ABTA currently operates a non-mandatory ADR scheme to deal with holiday sickness claims. The scheme has previously been subject to case law. In TUI UK LTD v TICKELL & ORS  EWHC 2741 (QB) there were 205 claimants who had travelled on the company’s cruise ship. Their claims fell into three groups: “quality only” claims, minor illness claims, and serious illness claims. Certain costs decisions of Master Howarth were appealed to the High Court including whether the Claimants should be penalised in costs for failing to use the ABTA mediation scheme. Mrs Justice Elisabeth Laing DBE found that “on the facts of this case, I consider that it would not have been open to the Master to hold (had he entertained the argument) that the quality only Claimants should, either, recover no costs at all, or be restricted to the costs of using the ABTA scheme. I consider that if a Defendant wishes to rely, at the stage of a detailed assessment, on the availability of an industry-specific ADR scheme, which is referred to in the relevant contract, but it is not binding, and is not expressed to oust the jurisdiction of the courts, the Defendant must make that clear in its pre-action protocol response. The Defendant did not do so here. The Defendant did not admit liability. The claims were robustly contested. Moreover, the Defendant did not respond to the Claimants’ offer of ADR. Had the Master concluded in this case that the Claimants should get no costs, or only recover the costs of using the ABTA scheme, such a conclusion, on these facts, would have been plainly wrong.”

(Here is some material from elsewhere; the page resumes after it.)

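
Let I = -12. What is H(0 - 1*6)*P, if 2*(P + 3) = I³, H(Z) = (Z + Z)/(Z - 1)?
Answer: -10404/7 ≈ -1486.3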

The ABTA scheme was again considered by Singh J in the High Court appeal of BRIGGS & 598 ORS v FIRST CHOICE HOLIDAYS & FLIGHTS LTD QBD (Singh J) 08/02/2017 (as yet unreported). The costs judge had found that the Claimants’ were not entitled in principle to recover litigation costs because it was not reasonable or proportionate for them to eschew the ABTA mediation. On appeal, Singh J found that this decision went too far and the costs judge had erred as it was not inherently unreasonable to enter into a CFA rather than a voluntary mediation scheme.

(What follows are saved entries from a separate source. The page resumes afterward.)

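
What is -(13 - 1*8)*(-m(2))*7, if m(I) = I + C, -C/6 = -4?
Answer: 910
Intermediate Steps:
C = 24 (C = -6*(-4) = 24)
m(I) = 24 + I (m(I) = I + 24 = 24 + I)
-(13 - 1*8)*(-m(2))*7 = -(13 - 1*8)*(-(24 + 2))*7 = -(13 - 8)*(-1*26)*7 = -5*(-26)*7 = -(-130)*7 = -1*(-910) = 910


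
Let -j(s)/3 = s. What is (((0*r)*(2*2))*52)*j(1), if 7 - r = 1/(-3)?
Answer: 0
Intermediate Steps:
j(s) = -3*s
r = 22/3 (r = 7 - 1/(-3) = 7 - (-1)/3 = 7 - 1*(-1/3) = 7 + 1/3 = 22/3 ≈ 7.3333)
(((0*r)*(2*2))*52)*j(1) = (((0*(22/3))*(2*2))*52)*(-3*1) = ((0*4)*52)*(-3) = (0*52)*(-3) = 0*(-3) = 0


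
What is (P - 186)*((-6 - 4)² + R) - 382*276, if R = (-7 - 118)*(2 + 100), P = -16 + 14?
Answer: 2272768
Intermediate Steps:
P = -2
R = -12750 (R = -125*102 = -12750)
(P - 186)*((-6 - 4)² + R) - 382*276 = (-2 - 186)*((-6 - 4)² - 12750) - 382*276 = -188*((-10)² - 12750) - 105432 = -188*(100 - 12750) - 105432 = -188*(-12650) - 105432 = 2378200 - 105432 = 2272768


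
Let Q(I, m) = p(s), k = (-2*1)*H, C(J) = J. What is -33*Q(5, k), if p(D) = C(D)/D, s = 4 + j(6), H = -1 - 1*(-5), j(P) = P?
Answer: -33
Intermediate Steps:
H = 4 (H = -1 + 5 = 4)
s = 10 (s = 4 + 6 = 10)
k = -8 (k = -2*1*4 = -2*4 = -8)
p(D) = 1 (p(D) = D/D = 1)
Q(I, m) = 1
-33*Q(5, k) = -33*1 = -33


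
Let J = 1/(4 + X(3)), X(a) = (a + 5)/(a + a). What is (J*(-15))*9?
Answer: -405/16 ≈ -25.313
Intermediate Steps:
X(a) = (5 + a)/(2*a) (X(a) = (5 + a)/((2*a)) = (5 + a)*(1/(2*a)) = (5 + a)/(2*a))
J = 3/16 (J = 1/(4 + (½)*(5 + 3)/3) = 1/(4 + (½)*(⅓)*8) = 1/(4 + 4/3) = 1/(16/3) = 3/16 ≈ 0.18750)
(J*(-15))*9 = ((3/16)*(-15))*9 = -45/16*9 = -405/16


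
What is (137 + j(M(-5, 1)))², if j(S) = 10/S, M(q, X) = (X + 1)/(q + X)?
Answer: 13689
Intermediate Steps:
M(q, X) = (1 + X)/(X + q)
(137 + j(M(-5, 1)))² = (137 + 10/(((1 + 1)/(1 - 5))))² = (137 + 10/((2/(-4))))² = (137 + 10/((-¼*2)))² = (137 + 10/(-½))² = (137 + 10*(-2))² = (137 - 20)² = 117² = 13689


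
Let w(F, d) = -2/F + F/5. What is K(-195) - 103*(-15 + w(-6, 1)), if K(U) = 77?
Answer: 25669/15 ≈ 1711.3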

So despite these very recent High Court judgments, the chief executive of ABTA is quoted as saying that “the legal loophole that is allowing firms to unduly profit from these claims must be closed. This would allow people with genuine claims access to justice but make this area less attractive to claims firms.”

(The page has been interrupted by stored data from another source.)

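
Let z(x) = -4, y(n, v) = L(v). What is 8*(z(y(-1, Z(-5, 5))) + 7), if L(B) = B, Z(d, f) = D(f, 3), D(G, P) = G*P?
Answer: 24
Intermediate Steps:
Z(d, f) = 3*f (Z(d, f) = f*3 = 3*f)
y(n, v) = v
8*(z(y(-1, Z(-5, 5))) + 7) = 8*(-4 + 7) = 8*3 = 24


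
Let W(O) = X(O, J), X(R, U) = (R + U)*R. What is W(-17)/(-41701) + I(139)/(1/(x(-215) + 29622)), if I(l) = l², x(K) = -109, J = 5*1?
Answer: 1398751310857/2453 ≈ 5.7022e+8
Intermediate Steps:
J = 5
X(R, U) = R*(R + U)
W(O) = O*(5 + O) (W(O) = O*(O + 5) = O*(5 + O))
W(-17)/(-41701) + I(139)/(1/(x(-215) + 29622)) = -17*(5 - 17)/(-41701) + 139²/(1/(-109 + 29622)) = -17*(-12)*(-1/41701) + 19321/(1/29513) = 204*(-1/41701) + 19321/(1/29513) = -12/2453 + 19321*29513 = -12/2453 + 570220673 = 1398751310857/2453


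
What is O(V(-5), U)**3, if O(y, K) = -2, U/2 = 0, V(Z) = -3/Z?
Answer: -8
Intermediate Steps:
U = 0 (U = 2*0 = 0)
O(V(-5), U)**3 = (-2)**3 = -8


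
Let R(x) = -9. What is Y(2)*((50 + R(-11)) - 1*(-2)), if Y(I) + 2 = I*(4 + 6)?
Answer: 774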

As is usual with insurer backed costs reforms, there appears to be little actual data in support of the proposals. The courts have already found that a CFA is not inherently unreasonable, so it follows that a CFA is not a “legal loophole”. There are allegations of fraudulent claims but no clear information regarding the alleged fraud. Any fraudulent claims should of course be defended and fraud should be prosecuted however it is unclear how this relates to the proposals for fixed costs.
It’s almost as if insurers have a financial interest in trying to limit access to justice. The insurance industry successfully lobbied for fixed costs in other areas of personal injury using the same allegations of “increased fraudulent claims” and “increased costs to consumers” so time will tell if this new round of lobbying will be successful. The priority should be access to justice not savings for insurers.